The way citizens receive information is changing. Journalism used to be an article about every event, but now even Jeff Jarvis, an American journalist, is saying, “Today an article is no longer needed for every event.” What that means is now piece of information or journalism might be a tweet or a Facebook status instead of a well-written and edited news article. News is now on a 24-hour cycle and it can no longer be an industry where news and stories are only updates every morning when the paper comes out. If a person wants information about anything they are able to get on the Internet and find it out. Ingram said, “We are turning the Internet into a small town where everyone knows everything.”
Because everyone knows everything, journalists have had to change the way that they interact with their audience by making news a process and not a product.
“The relationship between journalist and the audience was fundamentally disconnected”, said Ingram with the concurrence of Mullen and Richardson. Before the wave of social media, a story was written and then unless a journalist got a letter from a citizen it was done. Now when a journalist writes a story, they get an immense amount of feedback within minutes from their readers. This change has made the journalists more accountable for their information put out. Kate VanWagoner, a senior communication major at the University of Utah said she believes that, “Journalism has reached a new level of efficiency.”

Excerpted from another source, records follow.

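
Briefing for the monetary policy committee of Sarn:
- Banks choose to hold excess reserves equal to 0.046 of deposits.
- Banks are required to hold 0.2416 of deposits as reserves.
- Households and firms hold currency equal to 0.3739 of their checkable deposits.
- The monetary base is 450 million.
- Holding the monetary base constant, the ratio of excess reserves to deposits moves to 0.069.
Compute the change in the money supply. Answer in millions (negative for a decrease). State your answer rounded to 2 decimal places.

-31.40 million

Initially m₁ = (1 + 0.3739) / (0.2416 + 0.046 + 0.3739) ≈ 2.076946, so M₁ = 2.076946 × 450 = 934.6257 million.
After the change m₂ = (1 + 0.3739) / (0.2416 + 0.069 + 0.3739) ≈ 2.007159, so M₂ = 2.007159 × 450 ≈ 903.2216 million.
ΔM = M₂ − M₁ = 903.2216 − 934.6257 = -31.4041 million.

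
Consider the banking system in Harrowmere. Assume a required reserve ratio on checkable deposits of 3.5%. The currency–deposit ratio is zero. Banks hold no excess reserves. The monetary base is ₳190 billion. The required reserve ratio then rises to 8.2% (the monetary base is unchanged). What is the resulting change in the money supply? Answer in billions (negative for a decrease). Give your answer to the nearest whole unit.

Initially m₁ = 1 / (0.035) ≈ 28.5714, so M₁ = 28.5714 × 190 = 5428.566 billion.
After the change m₂ = 1 / (0.082) ≈ 12.1951, so M₂ = 12.1951 × 190 = 2317.069 billion.
ΔM = M₂ − M₁ = 2317.069 − 5428.566 = -3111.497 billion.

-3111 billion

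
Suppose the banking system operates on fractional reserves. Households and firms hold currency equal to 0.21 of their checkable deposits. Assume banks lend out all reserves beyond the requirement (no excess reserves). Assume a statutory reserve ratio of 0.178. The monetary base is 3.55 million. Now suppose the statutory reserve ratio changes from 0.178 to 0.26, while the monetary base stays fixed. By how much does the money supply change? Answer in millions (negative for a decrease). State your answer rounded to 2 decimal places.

-1.93 million

Initially m₁ = (1 + 0.21) / (0.178 + 0.21) ≈ 3.1186, so M₁ = 3.1186 × 3.55 ≈ 11.071 million.
After the change m₂ = (1 + 0.21) / (0.26 + 0.21) ≈ 2.5745, so M₂ = 2.5745 × 3.55 ≈ 9.1395 million.
ΔM = M₂ − M₁ = 9.1395 − 11.071 = -1.9315 million.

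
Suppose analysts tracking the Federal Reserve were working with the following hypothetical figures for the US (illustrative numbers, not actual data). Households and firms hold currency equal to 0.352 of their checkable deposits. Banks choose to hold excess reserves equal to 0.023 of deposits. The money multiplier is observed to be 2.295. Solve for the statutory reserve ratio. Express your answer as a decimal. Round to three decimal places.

Using m = 2.295. Since m = (1 + c)/(c + rr + e), the denominator satisfies c + rr + e = (1 + c)/m = (1 + 0.352) / 2.295 ≈ 0.589107.
With c = 0.352 and e = 0.023, the statutory reserve ratio is 0.589107 − 0.352 − 0.023 = 0.214107.

0.214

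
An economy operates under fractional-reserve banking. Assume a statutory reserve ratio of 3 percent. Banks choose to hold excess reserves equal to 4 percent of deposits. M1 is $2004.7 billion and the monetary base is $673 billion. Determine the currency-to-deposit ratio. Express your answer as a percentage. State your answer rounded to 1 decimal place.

Using m = M/MB = 2004.7/673 ≈ 2.978752. From m = (1 + c)/(c + rr + e), rearranging gives 1 + c = m·(c + rr + e), so c·(1 − m) = m·(rr + e) − 1.
Hence c = [m·(rr + e) − 1]/(1 − m) = [2.978752 × (0.03 + 0.04) − 1] / (1 − 2.978752) ≈ 0.399993.

40.0%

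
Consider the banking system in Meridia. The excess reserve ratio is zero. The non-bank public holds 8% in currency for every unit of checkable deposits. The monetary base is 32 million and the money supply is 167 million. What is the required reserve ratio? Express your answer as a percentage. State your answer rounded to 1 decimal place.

12.7%

Using m = M/MB = 167/32 = 5.218750. Since m = (1 + c)/(c + rr + e), the denominator satisfies c + rr + e = (1 + c)/m = (1 + 0.08) / 5.218750 ≈ 0.206946.
With c = 0.08 and e = 0, the required reserve ratio is 0.206946 − 0.08 − 0 = 0.126946.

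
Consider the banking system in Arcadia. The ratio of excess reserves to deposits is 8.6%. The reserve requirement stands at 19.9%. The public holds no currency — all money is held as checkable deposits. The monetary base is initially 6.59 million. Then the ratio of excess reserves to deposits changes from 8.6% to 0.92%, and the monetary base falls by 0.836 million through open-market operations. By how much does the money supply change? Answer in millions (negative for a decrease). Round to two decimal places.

4.51 million

Before: m₁ = 1 / (0.199 + 0.086) ≈ 3.5088, MB₁ = 6.59, so M₁ = 3.5088 × 6.59 ≈ 23.123 million.
After: m₂ = 1 / (0.199 + 0.0092) ≈ 4.8031, MB₂ = 6.59 − 0.836 = 5.754, so M₂ = 4.8031 × 5.754 ≈ 27.637 million.
ΔM = M₂ − M₁ = 27.637 − 23.123 = 4.514 million.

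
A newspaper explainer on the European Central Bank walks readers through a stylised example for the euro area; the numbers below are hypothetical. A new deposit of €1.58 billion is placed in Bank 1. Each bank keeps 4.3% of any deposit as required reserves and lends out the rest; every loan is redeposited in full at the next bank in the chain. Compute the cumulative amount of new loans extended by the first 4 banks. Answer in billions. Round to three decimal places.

Bank i lends (1 − rr)^i of the original deposit: Bank 1 lends 1.58·0.9570 ≈ 1.5121, Bank 2 lends 1.58·0.9570² ≈ 1.4470, and so on.
Summing a geometric series: total = 1.58·[0.9570·(1 − 0.9570^4) / (1 − 0.9570)] ≈ 5.6692 billion.

€5.669 billion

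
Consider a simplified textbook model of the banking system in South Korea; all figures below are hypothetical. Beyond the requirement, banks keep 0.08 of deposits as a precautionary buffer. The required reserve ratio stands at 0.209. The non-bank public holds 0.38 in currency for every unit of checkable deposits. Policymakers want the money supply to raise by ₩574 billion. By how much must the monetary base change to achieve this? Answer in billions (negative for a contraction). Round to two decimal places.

The money multiplier is m = (1 + c) / (rr + e + c) = (1 + 0.38) / (0.209 + 0.08 + 0.38) ≈ 2.062780.
ΔMB = ΔM / m = (+574) / 2.062780 ≈ 278.2653 billion.

₩278.27 billion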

Social media is still a work in progress and therefore is still having many hiccups and discussions along the way. With Facebook and Twitter anyone can be a journalist, but discussed in the show is, is it necessary to be a card-carrying journalist anymore? Richarson who had no college training to be a journalist said she feels a person doesn’t have to have the training of a college degree because a person can simply teach themselves. Mullen, on the other side, said she believes that having a degree and learning techniques in college in order to write is extremely important and society will never lose the appreciation for it. Traditional journalists or card-carrying journalists will always have a place in journalism, but now so do citizen journalists.
Citizen journalists report information to citizens every day because the traditional journalist can even submit a story on the same event and that is how journalism is changing. Citizen journalists are everywhere and continue to grow everyday.
When the panel of guests were asked how to be a citizen journalist the answer was to be interesting, relevant, factual and above all seek the truth and report it.
Emily Dunn, a junior communication major at the University of Utah said, I would consider myself a citizen journalist, but I’m still taking the appropriate steps in order to get an education to learn everything that I possibly can.”
Journalism is an ever-changing industry and LaPlante put it best that we are democratizing the system of journalism by having the audience become the journalist and the journalists become the audience.